La reparación del Canal Bajo del Añarbe, la otra gran obra pendiente

  • El abastecimiento de la mitad de la población de Gipuzkoa depende de este conducto, que necesita ser arreglado

La conexión de los embalses de Arriaran e Ibiur, con la toma de agua en la regata de Amundarain, es una de las grandes obras de abastecimiento pendientes en Gipuzkoa. Pero no la única. En la agenda de las instituciones que se ocupan de la gestión del agua está pendiente otro elemento muy importante: la construcción de la alternativa al canal bajo del Añarbe y la rehabilitación de este maltrecho conducto, del que depende el abastecimiento de agua de Donostialdea desde la presa del Añarbe. Esta obra también se contempla en el Plan Hidrológico del Cantábrico Oriental 2015-2021, entre los proyectos para «reducir los riesgos de desabastecimiento ante accidente o rotura» de canalizaciones.

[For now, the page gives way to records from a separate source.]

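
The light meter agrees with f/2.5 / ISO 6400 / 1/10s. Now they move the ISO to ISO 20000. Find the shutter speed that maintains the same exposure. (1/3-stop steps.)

ISO: 6400 → 8000 → 10000 → 12800 → 16000 → 20000 — 1 2/3 stops higher (brighter).
Need 1 2/3 stops darker from the shutter speed: 1/10 → 1/13 → 1/15 → 1/20 → 1/25 → 1/30.

1/30s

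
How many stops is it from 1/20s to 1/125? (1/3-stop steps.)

2 2/3 stops

1/20 → 1/25 → 1/30 → 1/40 → 1/50 → 1/60 → 1/80 → 1/100 → 1/125 — count the steps: 8 third-stops = 2 2/3 stops.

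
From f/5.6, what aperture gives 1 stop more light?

Aperture: f/5.6 → f/4 — 1 stop opened up (brighter).

f/4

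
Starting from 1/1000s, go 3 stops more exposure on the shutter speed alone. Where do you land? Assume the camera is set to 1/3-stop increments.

Shutter speed: 1/1000 → 1/800 → 1/640 → 1/500 → 1/400 → 1/320 → 1/250 → 1/200 → 1/160 → 1/125 — 3 stops slower (brighter).

1/125s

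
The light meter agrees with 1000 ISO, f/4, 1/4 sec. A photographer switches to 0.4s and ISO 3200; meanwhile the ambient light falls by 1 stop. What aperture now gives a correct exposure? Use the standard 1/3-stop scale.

f/6.3

Scene light: 1 stop darker.
Shutter speed: 1/4 → 0.3 → 0.4 — 2/3 stop slower (brighter).
ISO: 1000 → 1250 → 1600 → 2000 → 2500 → 3200 — 1 2/3 stops raised (brighter).
Net so far: 1 1/3 stops brighter. Aperture: f/4 → f/4.5 → f/5 → f/5.6 → f/6.3.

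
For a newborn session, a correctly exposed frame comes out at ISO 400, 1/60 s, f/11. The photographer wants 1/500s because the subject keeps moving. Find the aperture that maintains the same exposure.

f/4

Shutter speed: 1/60 → 1/125 → 1/250 → 1/500 — 3 stops faster (darker).
Need 3 stops brighter from the aperture: f/11 → f/8 → f/5.6 → f/4.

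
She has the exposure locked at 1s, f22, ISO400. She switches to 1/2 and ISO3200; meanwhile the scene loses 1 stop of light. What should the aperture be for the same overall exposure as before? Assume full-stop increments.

Scene light: 1 stop darker.
Shutter speed: 1 → 1/2 — 1 stop shorter (darker).
ISO: 400 → 800 → 1600 → 3200 — 3 stops higher (brighter).
Net so far: 1 stop brighter. Aperture: f/22 → f/32.

f/32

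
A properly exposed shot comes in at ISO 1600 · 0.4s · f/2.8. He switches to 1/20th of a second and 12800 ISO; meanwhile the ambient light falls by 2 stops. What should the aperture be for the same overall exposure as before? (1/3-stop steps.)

f/1.4

Scene light: 2 stops darker.
Shutter speed: 0.4 → 0.3 → 1/4 → 1/5 → 1/6 → 1/8 → 1/10 → 1/13 → 1/15 → 1/20 — 3 stops shorter (darker).
ISO: 1600 → 2000 → 2500 → 3200 → 4000 → 5000 → 6400 → 8000 → 10000 → 12800 — 3 stops higher (brighter).
Net so far: 2 stops darker. Aperture: f/2.8 → f/2.5 → f/2.2 → f/2 → f/1.8 → f/1.6 → f/1.4.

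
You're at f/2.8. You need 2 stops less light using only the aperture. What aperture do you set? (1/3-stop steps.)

Aperture: f/2.8 → f/3.2 → f/3.5 → f/4 → f/4.5 → f/5 → f/5.6 — 2 stops smaller aperture (darker).

f/5.6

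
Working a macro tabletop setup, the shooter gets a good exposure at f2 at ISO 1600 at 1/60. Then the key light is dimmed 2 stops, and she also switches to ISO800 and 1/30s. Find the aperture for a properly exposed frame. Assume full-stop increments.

Scene light: 2 stops darker.
ISO: 1600 → 800 — 1 stop dropped (darker).
Shutter speed: 1/60 → 1/30 — 1 stop slower (brighter).
Net so far: 2 stops darker. Aperture: f/2 → f/1.4 → f/1.0.

f/1.0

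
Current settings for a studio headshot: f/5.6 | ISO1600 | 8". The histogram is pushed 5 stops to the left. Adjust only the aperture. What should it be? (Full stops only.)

f/1.0

Underexposed by 5 stops → need 5 stops brighter.
Aperture: f/5.6 → f/4 → f/2.8 → f/2 → f/1.4 → f/1.0.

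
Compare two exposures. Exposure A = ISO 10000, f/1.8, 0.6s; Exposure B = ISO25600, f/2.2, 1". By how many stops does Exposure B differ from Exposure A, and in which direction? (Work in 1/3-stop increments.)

1 1/3 stops brighter

Aperture: f/1.8 → f/2 → f/2.2 — 2/3 stop smaller aperture (darker).
Shutter speed: 0.6 → 0.8 → 1 — 2/3 stop slower (brighter).
ISO: 10000 → 12800 → 16000 → 20000 → 25600 — 1 1/3 stops raised (brighter).
Net: −2/3 +2/3 +1 1/3 = +1 1/3 stops.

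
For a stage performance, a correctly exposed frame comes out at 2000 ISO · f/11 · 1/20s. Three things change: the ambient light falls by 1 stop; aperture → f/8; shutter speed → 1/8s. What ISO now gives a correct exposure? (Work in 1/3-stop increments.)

Scene light: 1 stop darker.
Aperture: f/11 → f/10 → f/9 → f/8 — 1 stop larger aperture (brighter).
Shutter speed: 1/20 → 1/15 → 1/13 → 1/10 → 1/8 — 1 1/3 stops longer (brighter).
Net so far: 1 1/3 stops brighter. ISO: 2000 → 1600 → 1250 → 1000 → 800.

ISO 800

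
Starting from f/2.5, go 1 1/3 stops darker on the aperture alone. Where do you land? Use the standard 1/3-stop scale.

f/4

Aperture: f/2.5 → f/2.8 → f/3.2 → f/3.5 → f/4 — 1 1/3 stops stopped down (darker).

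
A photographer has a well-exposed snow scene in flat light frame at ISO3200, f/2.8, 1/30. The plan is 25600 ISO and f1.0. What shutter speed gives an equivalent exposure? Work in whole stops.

ISO: 3200 → 6400 → 12800 → 25600 — 3 stops raised (brighter).
Aperture: f/2.8 → f/2 → f/1.4 → f/1.0 — 3 stops opened up (brighter).
Net change so far: 6 stops brighter. Offset with the shutter speed: 1/30 → 1/60 → 1/125 → 1/250 → 1/500 → 1/1000 → 1/2000.

1/2000s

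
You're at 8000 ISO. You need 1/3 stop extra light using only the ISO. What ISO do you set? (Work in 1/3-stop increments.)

ISO 10000

ISO: 8000 → 10000 — 1/3 stop higher (brighter).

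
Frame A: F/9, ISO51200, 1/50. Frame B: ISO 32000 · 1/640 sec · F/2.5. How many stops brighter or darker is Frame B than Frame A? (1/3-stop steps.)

Aperture: f/9 → f/8 → f/7.1 → f/6.3 → f/5.6 → f/5 → f/4.5 → f/4 → f/3.5 → f/3.2 → f/2.8 → f/2.5 — 3 2/3 stops wider (brighter).
Shutter speed: 1/50 → 1/60 → 1/80 → 1/100 → 1/125 → 1/160 → 1/200 → 1/250 → 1/320 → 1/400 → 1/500 → 1/640 — 3 2/3 stops faster (darker).
ISO: 51200 → 40000 → 32000 — 2/3 stop dropped (darker).
Net: +3 2/3 −3 2/3 −2/3 = −2/3 stops.

2/3 stop darker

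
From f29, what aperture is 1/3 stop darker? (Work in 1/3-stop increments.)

f/32

Aperture: f/29 → f/32 — 1/3 stop smaller aperture (darker).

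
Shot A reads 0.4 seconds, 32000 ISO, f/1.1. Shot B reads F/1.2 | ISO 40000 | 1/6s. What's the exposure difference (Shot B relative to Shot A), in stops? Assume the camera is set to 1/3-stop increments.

1 1/3 stops darker

Aperture: f/1.1 → f/1.2 — 1/3 stop stopped down (darker).
Shutter speed: 0.4 → 0.3 → 1/4 → 1/5 → 1/6 — 1 1/3 stops shorter (darker).
ISO: 32000 → 40000 — 1/3 stop higher (brighter).
Net: −1/3 −1 1/3 +1/3 = −1 1/3 stops.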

La ejecución, en todo caso, correrá a cargo de la Administración del Estado, después de que fuera declarada de «interés general», como quedó recogido en la Ley de Presupuestos de 2010. Esto significa que será la Confederación Hidrográfica del Cantábrico quien sufrague los trabajos al 100%.

Construida en 1960, la infraestructura acumula desperfectos por el paso del tiempo. Según los gestores del Añarbe, es el elemento de la red con «mayor riesgo» de sufrir una avería. El conocido como Canal Bajo lleva el agua desde la presa del Añarbe hasta la estación potabilizadora de Petritegi en Astigarraga. De su buen estado depende el suministro de agua potable de diez localidades del Añarbe -Donostia, Errenteria, Hernani, Lasarte-Oria, Pasaia, Oiartzun, Urnieta, Lezo, Usurbil y Astigarraga-. Entre todos ellos suman más de 300.000 habitantes. Media Gipuzkoa.

«Fugas y filtraciones»

Según los técnicos, se trata de una conducción única, sembrada de «fugas y filtraciones», cuya reparación ha de hacerse en seco. Para ello, es necesaria la construcción de una alternativa, que utilizaría la cuenca del río Urumea como canal y cuyo proyecto lleva más de 20 años redactado a la espera de financiación.

El importe de la ejecución de la alternativa al canal ascendía, según las últimas estimaciones, a 24 millones de euros (IVA incluido), a sufragar por la Administración del Estado (Confederación Hidrográfica del Cantábrico). No obstante, este presupuesto, que tiene ya varios años, estaría totalmente desfasado.

En los últimos años, las instituciones guipuzcoanas han solicitado que se ponga en marcha esta obra. A finales de la pasada legislatura, en Juntas Generales, todos los grupos votaron por unanimidad una enmienda transaccional a una iniciativa del PSE, en la que pidieron al Estado que activara los trabajos y dedicara la partida correspondiente en los presupuestos.